Miles noted that a third of Boyle County’s agricultural land is designated as prime, which is defined by the U.S. Department of Agriculture as having the best combination of physical and chemical characteristics for producing food and feed. Since crops and livestock, and thus prime soils, are vital to the local economy, it makes sense to site solar arrays on less productive land.

The life of a solar panel is 25 years or longer, but properly installed solar panels can be removed when no longer needed and the land once again used for agriculture, Miles said. He added that solar arrays are much less damaging to land than subdivisions since they don’t require sewer, utilities, or pavement, nor do they negatively affect air quality.

Michael Hamm spoke about the importance of using pollinator plants under and around solar panels.

“We are losing pollinators at an alarming rate,” he said, adding that in the last 20 years, the Monarch butterfly population has declined by more than 80 percent. Bees have declined to the point that several types are now on the endangered species list.

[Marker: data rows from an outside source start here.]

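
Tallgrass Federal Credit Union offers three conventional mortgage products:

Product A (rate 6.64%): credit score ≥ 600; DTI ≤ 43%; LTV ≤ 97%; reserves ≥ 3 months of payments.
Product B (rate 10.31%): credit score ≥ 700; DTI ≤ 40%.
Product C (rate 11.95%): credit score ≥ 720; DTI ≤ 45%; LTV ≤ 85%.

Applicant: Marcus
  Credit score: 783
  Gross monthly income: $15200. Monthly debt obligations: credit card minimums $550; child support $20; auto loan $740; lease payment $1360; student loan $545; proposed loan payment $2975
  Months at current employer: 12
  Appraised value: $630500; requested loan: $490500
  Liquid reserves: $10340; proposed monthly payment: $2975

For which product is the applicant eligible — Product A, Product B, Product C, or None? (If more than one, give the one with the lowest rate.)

Total debts = (550 + 20 + 740 + 1,360 + 545 + 2,975) = 6,190; DTI = 6,190/15,200 = 40.7%.
LTV = 490,500/630,500 = 77.8%.
Reserves = 10,340/2,975 = 3.5 months.
Product A: score 783 ≥ 600; DTI 40.7% ≤ 43%; LTV 77.8% ≤ 97%; reserves 3.5 ≥ 3 mo → qualifies.
Product B: score 783 ≥ 700; DTI 40.7% > 40% → does not qualify.
Product C: score 783 ≥ 720; DTI 40.7% ≤ 45%; LTV 77.8% ≤ 85% → qualifies.
Qualifying: Product A, Product C. Lowest rate is 6.64% → Product A.

Product A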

Not only do perennial pollinators provide much-needed food for bees and butterflies, they also have many attractions for solar developers, including reducing water run-off, eliminating the need to mow, and helping to keep panels cool.

Hamm mentioned several states that have passed laws creating pollinator-friendly habitat on solar sites.

In answer to a question about public enjoyment of privately owned land, FitzGerald said, “It’s tricky because your enjoyment of somebody else’s property keeps them from doing what they want to do.” He said properties along scenic byways and in other public places are sometimes designated “viewsheds” that the public enjoys. And sometimes the community needs to compensate the property owner to preserve that viewshed.

Another forum is being planned, with the date to be determined.